We can trace the lineage that brought “Hallelujah” to ubiquity easily enough. The song first appeared on Cohen’s 1984 album Various Positions without much fanfare — Rolling Stone’s review didn’t mention it — and it continued in relative oblivion for a decade, though fellow titans Bob Dylan and John Cale each contributed their own versions of the track. Cale’s “Hallelujah” cover inspired Jeff Buckley to record his own dramatically embellished rendition for 1994’s Grace, which rapidly overshadowed Cohen’s original to become arguably the definitive “Hallelujah.” Even Buckley’s cover was not released as a single, but as Grace accumulated esteem in the years following Buckley’s death, the song gained increasingly wider circulation until 2001, when Rufus Wainwright covered it for the Shrek soundtrack of all things. And from there it expanded into infinity, becoming the kind of well-worn standard that endlessly resurfaces at funerals, in American Idol auditions, on episodes of The O.C.
So how “Hallelujah” caught on has very little to do with Leonard Cohen, but why has everything to do with him. The song demonstrates the lyrical genius Cohen will always be known for, his ability to express modern sentiments in classical language with timeless results. He was a poet and a storyteller first, and “Hallelujah” scans as the most poetic of stories: a mysterious glimpse of some space between the human and the divine, one that hints at fiery passion and crippling sorrow but also makes room for droll humor (“but you don’t really care for music, do you?”). You could spend multiple chapters expositing it, which is to be expected where Cohen is concerned.
Where he doesn’t get due credit is on the musical axis. It’s not that Cohen’s musicianship has a negative reputation, but perhaps because his singing voice is so gruff and unconventional, the focus tends to be on his remarkable way with words. “Hallelujah” reminds us that he was equally deft at crafting a melody; Buckley may have been the one who set those notes on fire and sent them rocketing into the heavens, but they were as stirring and unshakeable when Cohen first sang them in baritone. For all its evocative imagery, this song would not have stuck without a stroke of musical inspiration.
There is, of course, much more where that came from, and on a day when the world is mourning Cohen’s loss, it would be a shame to limit your appreciation of the man to just one song. Spend some time with his final masterpiece, last month’s stunning You Want It Darker, and move backwards from there. Or start with 1967’s Songs Of Leonard Cohen and work your way forward through half a century of classics. Or just queue up your favorite Cohen album, or the one your Cohen-freak friend recommends. Take in the full scope of his accomplishment. Let the loss sink in.
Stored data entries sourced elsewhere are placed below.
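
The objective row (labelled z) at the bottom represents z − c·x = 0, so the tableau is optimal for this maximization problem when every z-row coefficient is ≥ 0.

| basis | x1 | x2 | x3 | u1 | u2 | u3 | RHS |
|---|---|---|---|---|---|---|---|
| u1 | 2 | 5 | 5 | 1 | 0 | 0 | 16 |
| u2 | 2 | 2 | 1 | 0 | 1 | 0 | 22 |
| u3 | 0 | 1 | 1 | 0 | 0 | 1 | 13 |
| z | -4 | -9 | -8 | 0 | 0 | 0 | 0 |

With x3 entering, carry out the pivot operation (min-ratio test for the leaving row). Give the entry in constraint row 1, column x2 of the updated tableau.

Ratio test on column x3 — row 1: 16/5 = 16/5; row 2: 22/1 = 22; row 3: 13/1 = 13. Minimum is 16/5 at row 1 (u1 leaves); pivot element 5.
Divide row 1 by 5; eliminate column x3 from the other rows.
In the new row 1, the x2 entry is the old entry divided by the pivot: 5/5 = 1.

1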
But also take some time to marvel at this Canadian literary hero’s weirdest, most widespread success: an obscure deep cut that became so overwhelmingly popular that ultimate cheeseballs Pentatonix put it on their latest Christmas album even though it has nothing to do with Christmas — a major lift not owing to secret chords, just a mind that could assemble the most commonplace elements into something profound.